Interestingly enough the report believes both Hamilton and Quebec City fall short of the needed corporate presence. Looking at the GTA (and the sum of all its parts), the region has the necessary corporate presence for two more NHL franchises. The Toronto Blue Jays (MLB), Toronto Raptors (NBA), Toronto Argonauts (CFL) and Toronto Rock (NLL) will be hurt by two or three NHL teams in the Greater Toronto Area. The NHL teams will thrive with corporate Canada in their ability to generate television and radio rights fees and in ticket sales. The other sports teams will suffer – not the NHL teams. If the marketplace determines the fate of sports in the GTA – the NHL wins.

There remains one very big issue the NHL faces before moving one, two, or even three franchises to Canada – the current NHL collective bargaining agreement (CBA).

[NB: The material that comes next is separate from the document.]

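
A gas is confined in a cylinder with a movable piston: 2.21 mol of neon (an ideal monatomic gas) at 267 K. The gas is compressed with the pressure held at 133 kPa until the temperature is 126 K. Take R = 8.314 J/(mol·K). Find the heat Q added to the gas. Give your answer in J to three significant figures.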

The NHL’s salary cap includes a cap and a salary floor, dictating both the most and the least an NHL franchise can spend on their teams’ payroll. When the current NHL CBA was agreed to in July 2005, the Canadian dollar was worth 75 cents as compared to the American dollar. The seven current Canadian teams are the economic engine that is driving up the NHL’s salary floor. The 2005-06 NHL $39 million salary cap was the 2011-12 salary floor. NHL teams in Miami, Dallas, Anaheim, Long Island, Columbus, Raleigh and Nashville can’t justify a team payroll of $39 million. When there are nine or ten Canadian- based NHL teams – both the salary floor and salary cap will increase - something every National Hockey League player wants to see take place.

The bottom line – expect to see two or three NHL teams in the Greater Toronto Area in the next five to seven years and a team in Quebec City.